Bild: So mancher muslimischer Mann ist kein IS-Fan. Dieser Kurde zum Beispiel
Ein netter Kerl soll er gewesen sein. Ruhig, freundlich, unauffällig.
Vormittags ging er zur Realschule, nachmittags und am Wochenende kickte er
im Fußballverein. Erst bei Rot-Weiß Frankfurt, mit 16 dann in der B-Jugend
von Makkabi Frankfurt, dem größten jüdischen Sportverein bundesweit. Auf
seinem Trikot prangte die Nummer 14, dazu der Davidstern mit dem
Vereinsnamen in hebräischen Buchstaben. Kreshnik B. sei ein guter
Innenverteidiger gewesen, erinnert sich ein ehemaliger Teamkamerad.
Seit Mitte September steht Kreshnik B. vor der Staatsschutzkammer des
Frankfurter Oberlandesgerichts. Mitgliedschaft in einer ausländischen
terroristischen Vereinigung und Vorbereitung einer schweren
staatsgefährdenden Gewalttat, so lautet die Anklage. Kreshnik B. soll
Mitglied der Organisation „Islamischer Staat“ (IS) gewesen und für sie in
den Dschihad gezogen sein.
B. habe sich aus religiösen Gründen mit der Ideologie des IS identifiziert.
Er habe das syrische Regime stürzen und einen islamischen Gottesstaat unter
Geltung der Scharia schaffen wollen. „Er war bereit, für diese Ziele zu
sterben“, heißt es in der Anklageschrift. Es ist der erste Prozess gegen
einen deutschen IS-Kämpfer.
Am Freitag hielten Bundesanwaltschaft und Verteidiger ihre Plädoyers.
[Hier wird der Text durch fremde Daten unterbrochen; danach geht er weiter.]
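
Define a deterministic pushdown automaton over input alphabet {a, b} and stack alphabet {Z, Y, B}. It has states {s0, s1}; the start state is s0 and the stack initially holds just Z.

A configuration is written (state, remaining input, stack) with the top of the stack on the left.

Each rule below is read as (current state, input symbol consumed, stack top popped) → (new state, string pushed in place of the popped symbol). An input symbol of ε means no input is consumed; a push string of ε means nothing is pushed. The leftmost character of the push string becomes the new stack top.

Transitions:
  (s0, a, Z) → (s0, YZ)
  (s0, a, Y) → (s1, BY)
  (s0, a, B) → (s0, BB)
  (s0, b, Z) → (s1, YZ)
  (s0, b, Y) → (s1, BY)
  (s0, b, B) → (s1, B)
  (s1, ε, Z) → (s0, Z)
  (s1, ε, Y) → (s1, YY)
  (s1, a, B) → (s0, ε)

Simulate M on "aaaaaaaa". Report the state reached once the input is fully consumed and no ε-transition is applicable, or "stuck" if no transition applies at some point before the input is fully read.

s1

(s0, aaaaaaaa, Z)
  read a, top Z: go to s0, push YZ → (s0, aaaaaaa, YZ)
  read a, top Y: go to s1, push BY → (s1, aaaaaa, BYZ)
  read a, top B: go to s0, push ε → (s0, aaaaa, YZ)
  read a, top Y: go to s1, push BY → (s1, aaaa, BYZ)
  read a, top B: go to s0, push ε → (s0, aaa, YZ)
  read a, top Y: go to s1, push BY → (s1, aa, BYZ)
  read a, top B: go to s0, push ε → (s0, a, YZ)
  read a, top Y: go to s1, push BY → (s1, ε, BYZ)
All input consumed; M is in state s1.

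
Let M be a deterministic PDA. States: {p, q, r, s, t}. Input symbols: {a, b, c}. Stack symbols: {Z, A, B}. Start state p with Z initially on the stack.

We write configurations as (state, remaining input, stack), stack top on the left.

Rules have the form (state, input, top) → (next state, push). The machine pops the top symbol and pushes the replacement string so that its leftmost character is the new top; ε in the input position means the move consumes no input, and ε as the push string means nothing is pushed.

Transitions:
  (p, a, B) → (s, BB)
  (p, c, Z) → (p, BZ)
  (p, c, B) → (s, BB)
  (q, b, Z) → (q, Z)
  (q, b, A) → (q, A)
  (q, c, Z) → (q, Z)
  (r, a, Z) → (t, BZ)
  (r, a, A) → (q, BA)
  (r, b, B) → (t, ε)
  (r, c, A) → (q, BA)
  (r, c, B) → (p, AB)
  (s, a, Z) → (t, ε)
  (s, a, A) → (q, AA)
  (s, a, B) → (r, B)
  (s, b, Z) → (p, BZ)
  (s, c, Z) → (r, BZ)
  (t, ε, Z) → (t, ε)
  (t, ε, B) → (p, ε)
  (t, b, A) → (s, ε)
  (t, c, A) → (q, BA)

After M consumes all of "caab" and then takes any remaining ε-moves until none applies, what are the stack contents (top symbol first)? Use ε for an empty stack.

Z

(p, caab, Z)
  read c, top Z: go to p, push BZ → (p, aab, BZ)
  read a, top B: go to s, push BB → (s, ab, BBZ)
  read a, top B: go to r, push B → (r, b, BBZ)
  read b, top B: go to t, push ε → (t, ε, BZ)
  ε-move, top B: go to p, push ε → (p, ε, Z)
All input consumed in state p with stack Z.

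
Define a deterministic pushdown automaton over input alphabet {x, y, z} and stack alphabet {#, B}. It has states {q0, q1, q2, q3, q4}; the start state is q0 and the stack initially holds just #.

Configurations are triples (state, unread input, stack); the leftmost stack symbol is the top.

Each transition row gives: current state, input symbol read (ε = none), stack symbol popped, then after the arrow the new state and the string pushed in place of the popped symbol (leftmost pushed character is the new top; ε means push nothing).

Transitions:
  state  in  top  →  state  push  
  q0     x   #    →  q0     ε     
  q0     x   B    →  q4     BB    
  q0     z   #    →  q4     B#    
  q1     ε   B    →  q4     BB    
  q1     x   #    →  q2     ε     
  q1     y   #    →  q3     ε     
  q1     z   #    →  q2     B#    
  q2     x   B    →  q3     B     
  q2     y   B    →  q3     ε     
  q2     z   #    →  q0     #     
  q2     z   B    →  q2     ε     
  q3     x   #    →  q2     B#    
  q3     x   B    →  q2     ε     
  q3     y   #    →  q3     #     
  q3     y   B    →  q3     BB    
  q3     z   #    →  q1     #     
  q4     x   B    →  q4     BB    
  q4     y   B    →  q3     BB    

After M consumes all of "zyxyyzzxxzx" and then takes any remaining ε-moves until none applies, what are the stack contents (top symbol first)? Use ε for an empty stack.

(q0, zyxyyzzxxzx, #) ⊢ (q4, yxyyzzxxzx, B#) ⊢ (q3, xyyzzxxzx, BB#) ⊢ (q2, yyzzxxzx, B#) ⊢ (q3, yzzxxzx, #) ⊢ (q3, zzxxzx, #) ⊢ (q1, zxxzx, #) ⊢ (q2, xxzx, B#) ⊢ (q3, xzx, B#) ⊢ (q2, zx, #) ⊢ (q0, x, #) ⊢ (q0, ε, ε)
All input consumed in state q0 with stack ε.

ε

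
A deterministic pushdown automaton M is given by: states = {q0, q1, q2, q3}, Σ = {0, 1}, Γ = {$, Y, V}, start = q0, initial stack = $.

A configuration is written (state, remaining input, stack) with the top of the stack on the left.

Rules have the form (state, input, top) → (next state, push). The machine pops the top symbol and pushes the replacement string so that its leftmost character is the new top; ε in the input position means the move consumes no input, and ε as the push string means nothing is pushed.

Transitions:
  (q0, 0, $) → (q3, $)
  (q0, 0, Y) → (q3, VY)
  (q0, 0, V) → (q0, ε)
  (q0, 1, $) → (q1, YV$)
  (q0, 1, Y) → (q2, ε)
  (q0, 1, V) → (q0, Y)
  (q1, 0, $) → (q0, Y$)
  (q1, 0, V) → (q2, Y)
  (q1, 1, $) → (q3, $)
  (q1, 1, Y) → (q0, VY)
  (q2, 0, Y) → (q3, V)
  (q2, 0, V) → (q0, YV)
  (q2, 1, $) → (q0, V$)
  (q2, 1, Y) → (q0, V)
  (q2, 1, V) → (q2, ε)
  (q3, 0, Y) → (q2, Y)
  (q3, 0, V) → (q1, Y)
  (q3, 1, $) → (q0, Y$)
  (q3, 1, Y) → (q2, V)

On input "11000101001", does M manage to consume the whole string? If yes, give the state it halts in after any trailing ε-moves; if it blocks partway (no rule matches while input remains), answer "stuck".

(q0, 11000101001, $)
  read 1, top $: go to q1, push YV$ → (q1, 1000101001, YV$)
  read 1, top Y: go to q0, push VY → (q0, 000101001, VYV$)
  read 0, top V: go to q0, push ε → (q0, 00101001, YV$)
  read 0, top Y: go to q3, push VY → (q3, 0101001, VYV$)
  read 0, top V: go to q1, push Y → (q1, 101001, YYV$)
  read 1, top Y: go to q0, push VY → (q0, 01001, VYYV$)
  read 0, top V: go to q0, push ε → (q0, 1001, YYV$)
  read 1, top Y: go to q2, push ε → (q2, 001, YV$)
  read 0, top Y: go to q3, push V → (q3, 01, VV$)
  read 0, top V: go to q1, push Y → (q1, 1, YV$)
  read 1, top Y: go to q0, push VY → (q0, ε, VYV$)
All input consumed; M is in state q0.

q0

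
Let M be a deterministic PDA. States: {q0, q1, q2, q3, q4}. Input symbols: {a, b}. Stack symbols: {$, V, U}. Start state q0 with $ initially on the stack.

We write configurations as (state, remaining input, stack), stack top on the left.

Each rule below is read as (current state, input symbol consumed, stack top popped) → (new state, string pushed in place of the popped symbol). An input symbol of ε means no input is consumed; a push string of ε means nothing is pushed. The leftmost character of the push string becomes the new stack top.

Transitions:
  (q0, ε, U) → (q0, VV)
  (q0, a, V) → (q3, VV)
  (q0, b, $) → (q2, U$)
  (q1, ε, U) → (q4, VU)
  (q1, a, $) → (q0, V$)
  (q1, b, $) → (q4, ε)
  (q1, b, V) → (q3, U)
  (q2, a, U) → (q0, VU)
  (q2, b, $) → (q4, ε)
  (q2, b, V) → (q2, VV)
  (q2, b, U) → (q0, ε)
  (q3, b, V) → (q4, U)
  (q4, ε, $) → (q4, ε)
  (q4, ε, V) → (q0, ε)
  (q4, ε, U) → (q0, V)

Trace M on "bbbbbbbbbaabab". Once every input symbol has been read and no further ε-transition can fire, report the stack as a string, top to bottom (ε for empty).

VVVU$

(q0, bbbbbbbbbaabab, $)
  read b, top $: go to q2, push U$ → (q2, bbbbbbbbaabab, U$)
  read b, top U: go to q0, push ε → (q0, bbbbbbbaabab, $)
  read b, top $: go to q2, push U$ → (q2, bbbbbbaabab, U$)
  read b, top U: go to q0, push ε → (q0, bbbbbaabab, $)
  read b, top $: go to q2, push U$ → (q2, bbbbaabab, U$)
  read b, top U: go to q0, push ε → (q0, bbbaabab, $)
  read b, top $: go to q2, push U$ → (q2, bbaabab, U$)
  read b, top U: go to q0, push ε → (q0, baabab, $)
  read b, top $: go to q2, push U$ → (q2, aabab, U$)
  read a, top U: go to q0, push VU → (q0, abab, VU$)
  read a, top V: go to q3, push VV → (q3, bab, VVU$)
  read b, top V: go to q4, push U → (q4, ab, UVU$)
  ε-move, top U: go to q0, push V → (q0, ab, VVU$)
  read a, top V: go to q3, push VV → (q3, b, VVVU$)
  read b, top V: go to q4, push U → (q4, ε, UVVU$)
  ε-move, top U: go to q0, push V → (q0, ε, VVVU$)
All input consumed in state q0 with stack VVVU$.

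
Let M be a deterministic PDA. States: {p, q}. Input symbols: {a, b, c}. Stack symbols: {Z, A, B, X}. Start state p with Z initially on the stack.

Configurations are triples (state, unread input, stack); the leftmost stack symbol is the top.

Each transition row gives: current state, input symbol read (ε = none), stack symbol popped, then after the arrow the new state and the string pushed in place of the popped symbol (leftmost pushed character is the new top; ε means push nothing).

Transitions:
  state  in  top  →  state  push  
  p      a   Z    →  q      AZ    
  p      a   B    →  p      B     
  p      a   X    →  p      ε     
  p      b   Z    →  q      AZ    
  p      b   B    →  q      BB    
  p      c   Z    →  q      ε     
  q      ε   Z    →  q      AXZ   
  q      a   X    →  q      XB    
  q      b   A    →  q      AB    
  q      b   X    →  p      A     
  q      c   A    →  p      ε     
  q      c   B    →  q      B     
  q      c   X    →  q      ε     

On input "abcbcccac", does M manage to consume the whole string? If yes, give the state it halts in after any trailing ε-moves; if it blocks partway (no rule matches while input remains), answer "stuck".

stuck

(p, abcbcccac, Z)
  read a, top Z: go to q, push AZ → (q, bcbcccac, AZ)
  read b, top A: go to q, push AB → (q, cbcccac, ABZ)
  read c, top A: go to p, push ε → (p, bcccac, BZ)
  read b, top B: go to q, push BB → (q, cccac, BBZ)
  read c, top B: go to q, push B → (q, ccac, BBZ)
  read c, top B: go to q, push B → (q, cac, BBZ)
  read c, top B: go to q, push B → (q, ac, BBZ)
No transition for (q, a, top B); M blocks with input ac remaining.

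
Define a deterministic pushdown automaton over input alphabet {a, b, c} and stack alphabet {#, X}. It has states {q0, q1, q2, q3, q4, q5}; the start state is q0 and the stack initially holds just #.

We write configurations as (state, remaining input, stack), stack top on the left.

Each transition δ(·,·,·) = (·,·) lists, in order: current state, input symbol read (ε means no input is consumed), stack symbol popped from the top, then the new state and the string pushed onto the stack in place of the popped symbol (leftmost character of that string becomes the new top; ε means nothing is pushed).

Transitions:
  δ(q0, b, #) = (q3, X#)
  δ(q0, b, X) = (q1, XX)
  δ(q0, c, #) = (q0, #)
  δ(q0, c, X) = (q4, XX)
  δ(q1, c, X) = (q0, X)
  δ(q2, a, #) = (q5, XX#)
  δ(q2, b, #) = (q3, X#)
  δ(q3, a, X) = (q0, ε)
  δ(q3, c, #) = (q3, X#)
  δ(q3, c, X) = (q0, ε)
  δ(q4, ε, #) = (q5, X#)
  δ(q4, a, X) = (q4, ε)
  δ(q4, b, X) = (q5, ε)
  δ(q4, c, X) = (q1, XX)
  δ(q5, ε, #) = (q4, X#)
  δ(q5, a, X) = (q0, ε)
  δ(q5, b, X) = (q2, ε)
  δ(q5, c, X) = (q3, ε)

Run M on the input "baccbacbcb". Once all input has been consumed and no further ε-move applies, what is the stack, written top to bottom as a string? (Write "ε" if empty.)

(q0, baccbacbcb, #)
  read b, top #: go to q3, push X# → (q3, accbacbcb, X#)
  read a, top X: go to q0, push ε → (q0, ccbacbcb, #)
  read c, top #: go to q0, push # → (q0, cbacbcb, #)
  read c, top #: go to q0, push # → (q0, bacbcb, #)
  read b, top #: go to q3, push X# → (q3, acbcb, X#)
  read a, top X: go to q0, push ε → (q0, cbcb, #)
  read c, top #: go to q0, push # → (q0, bcb, #)
  read b, top #: go to q3, push X# → (q3, cb, X#)
  read c, top X: go to q0, push ε → (q0, b, #)
  read b, top #: go to q3, push X# → (q3, ε, X#)
All input consumed in state q3 with stack X#.

X#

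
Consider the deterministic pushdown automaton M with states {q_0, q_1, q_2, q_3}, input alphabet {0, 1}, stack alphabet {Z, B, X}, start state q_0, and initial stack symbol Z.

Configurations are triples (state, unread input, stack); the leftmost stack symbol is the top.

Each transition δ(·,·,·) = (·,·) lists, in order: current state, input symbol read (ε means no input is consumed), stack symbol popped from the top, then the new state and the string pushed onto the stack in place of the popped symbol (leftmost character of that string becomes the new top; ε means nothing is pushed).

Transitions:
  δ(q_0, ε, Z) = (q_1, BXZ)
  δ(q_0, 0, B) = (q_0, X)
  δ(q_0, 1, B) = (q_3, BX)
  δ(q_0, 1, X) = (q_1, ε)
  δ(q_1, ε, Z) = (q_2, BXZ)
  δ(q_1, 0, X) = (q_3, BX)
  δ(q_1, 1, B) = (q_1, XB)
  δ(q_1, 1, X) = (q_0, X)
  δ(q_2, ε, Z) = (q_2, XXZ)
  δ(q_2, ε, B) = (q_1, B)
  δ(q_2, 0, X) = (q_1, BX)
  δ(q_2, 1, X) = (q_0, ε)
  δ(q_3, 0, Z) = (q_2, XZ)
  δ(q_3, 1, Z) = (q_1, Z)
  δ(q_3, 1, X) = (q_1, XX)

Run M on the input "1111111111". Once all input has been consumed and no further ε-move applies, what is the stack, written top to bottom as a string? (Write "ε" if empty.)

XBXZ

(q_0, 1111111111, Z)
  ε-move, top Z: go to q_1, push BXZ → (q_1, 1111111111, BXZ)
  read 1, top B: go to q_1, push XB → (q_1, 111111111, XBXZ)
  read 1, top X: go to q_0, push X → (q_0, 11111111, XBXZ)
  read 1, top X: go to q_1, push ε → (q_1, 1111111, BXZ)
  read 1, top B: go to q_1, push XB → (q_1, 111111, XBXZ)
  read 1, top X: go to q_0, push X → (q_0, 11111, XBXZ)
  read 1, top X: go to q_1, push ε → (q_1, 1111, BXZ)
  read 1, top B: go to q_1, push XB → (q_1, 111, XBXZ)
  read 1, top X: go to q_0, push X → (q_0, 11, XBXZ)
  read 1, top X: go to q_1, push ε → (q_1, 1, BXZ)
  read 1, top B: go to q_1, push XB → (q_1, ε, XBXZ)
All input consumed in state q_1 with stack XBXZ.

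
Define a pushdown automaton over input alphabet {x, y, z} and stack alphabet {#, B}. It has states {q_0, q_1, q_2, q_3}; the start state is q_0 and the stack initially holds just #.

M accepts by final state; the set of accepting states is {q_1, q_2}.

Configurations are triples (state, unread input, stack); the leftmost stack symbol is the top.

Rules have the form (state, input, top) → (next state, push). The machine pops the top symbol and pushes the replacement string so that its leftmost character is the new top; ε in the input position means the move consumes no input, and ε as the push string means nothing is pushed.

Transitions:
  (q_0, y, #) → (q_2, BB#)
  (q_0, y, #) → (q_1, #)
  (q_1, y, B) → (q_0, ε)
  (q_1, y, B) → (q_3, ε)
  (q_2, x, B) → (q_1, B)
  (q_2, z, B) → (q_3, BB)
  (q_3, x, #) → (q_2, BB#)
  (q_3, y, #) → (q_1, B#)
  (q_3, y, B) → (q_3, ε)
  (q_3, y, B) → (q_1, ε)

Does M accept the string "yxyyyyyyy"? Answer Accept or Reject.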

Weil
er gestanden und ausführlich ausgesagt hat, drohen B. nur noch vier Jahre
und drei Monate Haft. Er sei aber mit seinen Wertvorstellungen noch nicht
wieder in Deutschland angekommen, sagte der Staatsanwalt. Auf die Frage
"Ist Kopfabhacken gut?" hatte B. im Prozess "Kommt drauf an, für welche
Sünde" geanwortet. Besorgt, sagte der Staatsanwalt, lasse ihn der Eindruck
der Verführbarkeit des Angeklagten zurück.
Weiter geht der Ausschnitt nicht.